Notably, at the OMB the City and the plan’s other proponents portrayed the planned square as fully public, on the model of Nathan Phillips Square (which can be booked for free and only for non-profit purposes). Milroy details how in 2001, however, as the square was being built, the City passed new by-laws governing the square that established a Board of Management (dominated by local business appointees), enabled the space to be rented commercially, and required it to pay for itself (a requirement abandoned in 2005). In effect, she argues, the square became public only “residually,” when no commercial renter could be found. Underlying the whole process, she argues, was also a desire to chase “undesirables” out of the area.

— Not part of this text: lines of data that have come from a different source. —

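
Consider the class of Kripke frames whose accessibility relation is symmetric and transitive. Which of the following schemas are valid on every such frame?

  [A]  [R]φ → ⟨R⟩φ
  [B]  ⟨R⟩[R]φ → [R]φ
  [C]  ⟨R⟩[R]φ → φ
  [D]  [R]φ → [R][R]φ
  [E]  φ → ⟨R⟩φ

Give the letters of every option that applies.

B, C, D

A symmetric transitive relation is euclidean (uRv and uRw give vRu by symmetry, then vRw by transitivity).
(A) [R]φ → ⟨R⟩φ is axiom D; it is valid on a frame exactly when R is serial. Such an R need not be serial, so not valid.
(B) the dual of axiom 5: valid iff R is euclidean. Every such R is euclidean — valid.
(C) ⟨R⟩[R]φ → φ (the dual of axiom B) characterises the symmetric frames. Every such R is symmetric — valid.
(D) [R]φ → [R][R]φ is axiom 4, which corresponds to transitivity. Every such R is transitive — valid.
(E) φ → ⟨R⟩φ (the dual of axiom T) characterises the reflexive frames. Such an R need not be reflexive — not valid.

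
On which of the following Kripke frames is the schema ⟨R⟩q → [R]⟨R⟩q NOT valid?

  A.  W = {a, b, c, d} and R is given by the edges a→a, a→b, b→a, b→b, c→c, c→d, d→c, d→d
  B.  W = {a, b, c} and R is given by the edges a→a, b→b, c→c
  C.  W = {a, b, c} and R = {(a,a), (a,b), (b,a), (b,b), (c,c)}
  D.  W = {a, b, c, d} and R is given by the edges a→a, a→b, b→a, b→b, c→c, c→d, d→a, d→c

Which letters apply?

The schema ⟨R⟩q → [R]⟨R⟩q is axiom 5; it is valid on a frame iff R is euclidean.
(A) R is euclidean (any two R-successors of the same world are R-related), so the schema is valid here.
(B) R is euclidean (any two R-successors of the same world are R-related), so the schema is valid here.
(C) R is euclidean (any two R-successors of the same world are R-related), so the schema is valid here.
(D) R is not euclidean (d R a and d R c but not a R c), so the schema fails here.

D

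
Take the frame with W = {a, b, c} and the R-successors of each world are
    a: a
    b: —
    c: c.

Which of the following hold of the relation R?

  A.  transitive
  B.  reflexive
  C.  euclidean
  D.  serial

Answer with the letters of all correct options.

A, C

(A) transitive: R is closed under composition.
(B) not reflexive: not b R b.
(C) euclidean: any two R-successors of the same world are R-related.
(D) not serial: b has no R-successor.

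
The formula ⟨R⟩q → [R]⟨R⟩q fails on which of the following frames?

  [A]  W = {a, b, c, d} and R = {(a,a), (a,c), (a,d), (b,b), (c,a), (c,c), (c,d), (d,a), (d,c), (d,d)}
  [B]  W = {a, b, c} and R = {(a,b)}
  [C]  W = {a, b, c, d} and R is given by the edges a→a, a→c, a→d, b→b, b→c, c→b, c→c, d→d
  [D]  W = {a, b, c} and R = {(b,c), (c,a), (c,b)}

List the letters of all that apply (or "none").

The schema ⟨R⟩q → [R]⟨R⟩q is axiom 5; it is valid on a frame iff R is euclidean.
(A) R is euclidean (any two R-successors of the same world are R-related), so the schema is valid here.
(B) R is not euclidean (a R b and a R b but not b R b), so the schema fails here.
(C) R is not euclidean (a R c and a R a but not c R a), so the schema fails here.
(D) R is not euclidean (c R a and c R b but not a R b), so the schema fails here.

B, C, D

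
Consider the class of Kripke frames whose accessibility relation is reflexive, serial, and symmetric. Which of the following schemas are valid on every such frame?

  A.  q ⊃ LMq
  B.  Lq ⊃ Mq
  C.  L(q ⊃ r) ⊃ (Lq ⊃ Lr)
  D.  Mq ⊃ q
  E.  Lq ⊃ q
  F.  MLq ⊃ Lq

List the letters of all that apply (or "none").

A, B, C, E

(A) q ⊃ LMq is axiom B, which corresponds to symmetry. Every such R is symmetric — valid.
(B) Lq ⊃ Mq (axiom D) characterises the serial frames. Every such R is serial — valid.
(C) this is just K, valid on every normal frame.
(D) Mq ⊃ q is the converse of T; it holds exactly when R ⊆ identity. Such an R need not be a subset of the identity — not valid.
(E) axiom T: valid iff R is reflexive. Every such R is reflexive — valid.
(F) MLq ⊃ Lq (the dual of axiom 5) characterises the euclidean frames. Such an R need not be euclidean — not valid.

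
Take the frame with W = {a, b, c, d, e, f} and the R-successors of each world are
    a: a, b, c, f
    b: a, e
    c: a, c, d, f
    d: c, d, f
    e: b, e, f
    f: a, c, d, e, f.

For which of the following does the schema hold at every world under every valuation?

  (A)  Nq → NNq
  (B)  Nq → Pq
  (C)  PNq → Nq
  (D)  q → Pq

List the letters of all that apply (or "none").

B

R is not reflexive: not b R b.
R is not transitive: a R b and b R e but not a R e.
R is not euclidean: a R b and a R c but not b R c.
R is serial: every world has an R-successor.
(A) axiom 4: valid iff R is transitive. R is not transitive — not valid.
(B) axiom D: valid iff R is serial. R is serial — valid.
(C) PNq → Nq (the dual of axiom 5) characterises the euclidean frames. R is not euclidean — not valid.
(D) the dual of axiom T: valid iff R is reflexive. R is not reflexive — not valid.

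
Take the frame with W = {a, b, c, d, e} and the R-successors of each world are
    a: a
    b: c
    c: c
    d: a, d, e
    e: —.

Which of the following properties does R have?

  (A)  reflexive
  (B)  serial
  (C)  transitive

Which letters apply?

(A) not reflexive: not b R b.
(B) not serial: e has no R-successor.
(C) transitive: R is closed under composition.

C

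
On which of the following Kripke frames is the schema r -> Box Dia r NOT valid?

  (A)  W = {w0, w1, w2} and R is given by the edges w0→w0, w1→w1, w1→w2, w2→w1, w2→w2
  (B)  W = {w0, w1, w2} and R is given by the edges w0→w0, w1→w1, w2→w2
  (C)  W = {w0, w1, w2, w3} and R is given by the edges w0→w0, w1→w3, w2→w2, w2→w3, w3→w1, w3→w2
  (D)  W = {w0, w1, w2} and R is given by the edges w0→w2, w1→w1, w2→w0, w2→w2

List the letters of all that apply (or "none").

none

The schema r -> Box Dia r is axiom B; it is valid on a frame iff R is symmetric.
(A) R is symmetric (every R-edge is matched by its reverse), so the schema is valid here.
(B) R is symmetric (every R-edge is matched by its reverse), so the schema is valid here.
(C) R is symmetric (every R-edge is matched by its reverse), so the schema is valid here.
(D) R is symmetric (every R-edge is matched by its reverse), so the schema is valid here.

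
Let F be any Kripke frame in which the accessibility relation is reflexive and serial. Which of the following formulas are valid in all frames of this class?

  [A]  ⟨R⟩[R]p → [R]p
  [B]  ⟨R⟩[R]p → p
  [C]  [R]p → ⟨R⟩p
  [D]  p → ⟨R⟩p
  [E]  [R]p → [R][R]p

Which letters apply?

C, D

(A) the dual of axiom 5: valid iff R is euclidean. Such an R need not be euclidean — not valid.
(B) ⟨R⟩[R]p → p is the dual of axiom B; it is valid on a frame exactly when R is symmetric. Such an R need not be symmetric, so not valid.
(C) [R]p → ⟨R⟩p is axiom D; it is valid on a frame exactly when R is serial. Every such R is serial, so valid.
(D) p → ⟨R⟩p is the dual of axiom T, which corresponds to reflexivity. Every such R is reflexive — valid.
(E) [R]p → [R][R]p (axiom 4) characterises the transitive frames. Such an R need not be transitive — not valid.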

The thing about sausages, though, is that no matter how unpleasant they are to make, they often turn out to be enjoyable to consume. Somehow, despite the back-room deals, the much-criticized design, the underlying motivations, and the heavy commercialization, Yonge-Dundas Square has filled a need for the city. As Jonathan Goldsbie wrote in NOW on its 10th anniversary, “It is our neo-brutalist moonscape, and it is consistently subsumed and animated by our desire to make it the place we deserve. Like Toronto as a whole, it’s characterized by its capacity to become the constant invention of those who occupy it.” In addition to planning and politics, there’s another force that shapes the city, and that is its people. They can take the best-laid plans and make them their own. Even if the square is not exactly public, Torontonians have essentially decided to treat it and use as if it is fully public. And perhaps some day Yonge-Dundas Square will change again, for the better — and when it does, having Beth Moore Milroy’s surgical dissection of its origins in hand will help point the way.